Organizations evaluating deals should pay attention to identity and access management (IAM). User identities have become the front line in protecting against security breaches, and entities with weak IAM practices could be particularly vulnerable.
The focus on IAM shouldn’t end when the papers are signed. In the flurry of activity that occurs during the integration of two organizations, new identity-related threats are likely to emerge.
The merging entities will likely have different policies, processes, and tools for managing user identities. Integrating them can be highly complex. In addition, M&A activity might involve a reduction in workforce or reassignment of roles. Without careful attention to IAM, a disgruntled insider could exfiltrate data or cause significant damage to systems.

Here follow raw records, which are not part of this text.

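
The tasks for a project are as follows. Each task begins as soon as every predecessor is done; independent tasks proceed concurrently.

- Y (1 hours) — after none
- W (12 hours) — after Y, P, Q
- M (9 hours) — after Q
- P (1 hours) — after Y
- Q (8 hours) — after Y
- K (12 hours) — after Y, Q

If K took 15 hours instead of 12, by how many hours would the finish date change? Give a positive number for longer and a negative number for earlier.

3

The binding path is Y→Q→K = 1+8+12 = 21; finish at 21 hours.
K lies on that path, so at 15 hours the path becomes 24 hours.
No other chain overtakes it, so the finish is 24 hours.
Change in finish: 24 − 21 = +3 hours.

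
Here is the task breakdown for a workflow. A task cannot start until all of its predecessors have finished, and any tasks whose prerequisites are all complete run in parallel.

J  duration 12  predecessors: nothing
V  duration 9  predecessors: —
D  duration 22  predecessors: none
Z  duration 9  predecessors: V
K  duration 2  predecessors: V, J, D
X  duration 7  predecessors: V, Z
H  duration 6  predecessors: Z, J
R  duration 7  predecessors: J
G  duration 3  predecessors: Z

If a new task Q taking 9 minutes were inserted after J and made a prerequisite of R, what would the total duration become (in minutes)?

Originally the schedule takes 25 minutes.
With Q inserted, R now waits for max(J, Q).
New critical path: J→Q→R = 12+9+7 = 28 ⇒ 28 minutes.

28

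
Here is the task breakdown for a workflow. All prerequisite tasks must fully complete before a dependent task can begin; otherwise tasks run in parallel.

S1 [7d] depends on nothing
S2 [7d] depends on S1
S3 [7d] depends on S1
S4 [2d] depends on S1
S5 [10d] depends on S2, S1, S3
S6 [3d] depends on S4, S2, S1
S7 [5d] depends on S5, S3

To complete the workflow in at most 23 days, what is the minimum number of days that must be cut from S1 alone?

6

Current finish: 29 days; target: 23.
S1 is on every critical path, so each day cut from S1 cuts the finish by one (this holds down to a finish of 23).
Need 29 − 23 = 6 days off S1 → S1 becomes 1 day, finish becomes 23.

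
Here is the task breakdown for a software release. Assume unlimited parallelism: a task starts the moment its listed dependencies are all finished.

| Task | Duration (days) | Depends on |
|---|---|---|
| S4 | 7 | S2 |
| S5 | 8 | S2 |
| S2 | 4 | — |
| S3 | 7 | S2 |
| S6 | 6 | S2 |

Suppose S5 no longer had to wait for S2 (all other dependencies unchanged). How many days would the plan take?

Original critical path: S2→S5 = 4+8 = 12 ⇒ 12 days.
Without S2→S5, S5's earliest start moves from 4 to 0.
After: S2→S3 = 4+7 = 11 → 11 days.

11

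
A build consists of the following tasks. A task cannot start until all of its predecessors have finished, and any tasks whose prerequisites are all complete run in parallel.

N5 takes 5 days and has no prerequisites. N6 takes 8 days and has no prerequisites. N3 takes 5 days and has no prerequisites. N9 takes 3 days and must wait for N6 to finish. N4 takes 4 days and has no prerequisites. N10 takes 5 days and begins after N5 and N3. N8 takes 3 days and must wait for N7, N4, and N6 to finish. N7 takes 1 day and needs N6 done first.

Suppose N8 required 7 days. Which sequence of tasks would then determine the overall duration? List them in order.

Actual critical path: N6→N7→N8 = 8+1+3 = 12 ⇒ 12 days.
Since N8 is critical, the +4 change carries straight to that chain (now 16 days).
That remains the longest chain; total 16 days.

N6, N7, N8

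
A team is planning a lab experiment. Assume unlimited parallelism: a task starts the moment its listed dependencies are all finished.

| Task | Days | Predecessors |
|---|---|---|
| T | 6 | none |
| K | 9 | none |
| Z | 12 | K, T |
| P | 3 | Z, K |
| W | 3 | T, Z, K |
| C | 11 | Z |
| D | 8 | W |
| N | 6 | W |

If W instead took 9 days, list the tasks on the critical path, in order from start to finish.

Actual critical path: K→Z→W→D = 9+12+3+8 = 32 ⇒ 32 days.
W is on the critical path; changing it to 9 makes that path 38 days.
That remains the longest chain; total 38 days.

K, Z, W, D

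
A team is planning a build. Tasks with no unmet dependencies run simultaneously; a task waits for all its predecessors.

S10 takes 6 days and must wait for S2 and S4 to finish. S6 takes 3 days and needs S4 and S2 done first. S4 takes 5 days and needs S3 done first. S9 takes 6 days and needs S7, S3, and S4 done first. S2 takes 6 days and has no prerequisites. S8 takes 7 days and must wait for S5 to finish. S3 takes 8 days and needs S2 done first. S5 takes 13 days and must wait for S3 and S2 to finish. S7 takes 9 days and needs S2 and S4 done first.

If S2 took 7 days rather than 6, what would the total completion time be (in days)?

Actual critical path: S2→S3→S4→S7→S9 = 6+8+5+9+6 = 34 ⇒ 34 days.
S2 is on the critical path; changing it to 7 makes that path 35 days.
That remains the longest chain; total 35 days.

35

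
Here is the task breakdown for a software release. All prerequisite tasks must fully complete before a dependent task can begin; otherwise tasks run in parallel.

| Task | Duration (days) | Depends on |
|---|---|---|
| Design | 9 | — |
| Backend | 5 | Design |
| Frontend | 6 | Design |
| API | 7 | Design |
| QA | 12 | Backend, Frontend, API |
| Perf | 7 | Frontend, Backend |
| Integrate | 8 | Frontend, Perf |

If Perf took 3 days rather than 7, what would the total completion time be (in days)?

Baseline: Design→Frontend→Perf→Integrate = 9+6+7+8 = 30 → 30 days.
Since Perf is critical, the -4 change carries straight to that chain (now 26 days).
The binding chain switches to Design→API→QA = 9+7+12 = 28; finish 28 days.

28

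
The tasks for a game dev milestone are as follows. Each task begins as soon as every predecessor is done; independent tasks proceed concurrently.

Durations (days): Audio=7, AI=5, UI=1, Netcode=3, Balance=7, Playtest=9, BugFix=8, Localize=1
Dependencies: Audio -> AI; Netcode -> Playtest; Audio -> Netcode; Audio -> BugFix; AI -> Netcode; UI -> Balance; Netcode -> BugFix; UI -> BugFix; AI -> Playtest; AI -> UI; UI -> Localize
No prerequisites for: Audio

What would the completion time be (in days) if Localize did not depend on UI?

24

Before: longest chain Audio→AI→Netcode→Playtest = 7+5+3+9 = 24, finish 24.
Without UI→Localize, Localize's earliest start moves from 13 to 0.
New critical path: Audio→AI→Netcode→Playtest = 7+5+3+9 = 24 ⇒ 24 days.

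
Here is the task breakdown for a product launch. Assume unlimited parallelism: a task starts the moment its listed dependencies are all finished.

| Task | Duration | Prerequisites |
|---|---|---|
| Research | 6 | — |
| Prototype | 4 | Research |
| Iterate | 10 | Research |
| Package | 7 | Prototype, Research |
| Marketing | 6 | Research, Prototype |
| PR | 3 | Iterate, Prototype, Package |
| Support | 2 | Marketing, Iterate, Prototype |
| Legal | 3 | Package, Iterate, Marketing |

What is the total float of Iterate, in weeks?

1

Research→Prototype→Package→PR = 6+4+7+3 = 20 sets the makespan at 20 weeks.
The longest chain containing Iterate totals 19 weeks.
So Iterate can slip 17 − 16 = 1 week.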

IT teams should develop a strategic plan for IAM early in the integration process. If one of the entities has a particularly strong IAM model, it could serve as the basis for the combined solution. Or IT could look at the merger as an opportunity to start fresh with more robust practices. Either way, key stakeholders should be involved to help develop policies and define roles.
IT will need to gain a thorough understanding of all identities across both organizations. Close attention should be paid to privileged accounts, as well as to contractors, business partners, and other external roles that might pose a threat.
An automated IAM system can prove beneficial, helping ensure that policies are uniformly enforced and nothing falls through the cracks. It can also aid in getting employees up and running more quickly, giving them appropriate access rights to the systems, applications, and data they need.
Though M&A activity is off from its 2015 peak, many organizations are planning transactions in the coming months. It’s important to consider cybersecurity and especially IAM when performing due diligence prior to a deal and integrating the merging entities afterward. By considering IAM from the outset, organizations can gain greater synergies and avoid access control gaps at a time of heightened vulnerability.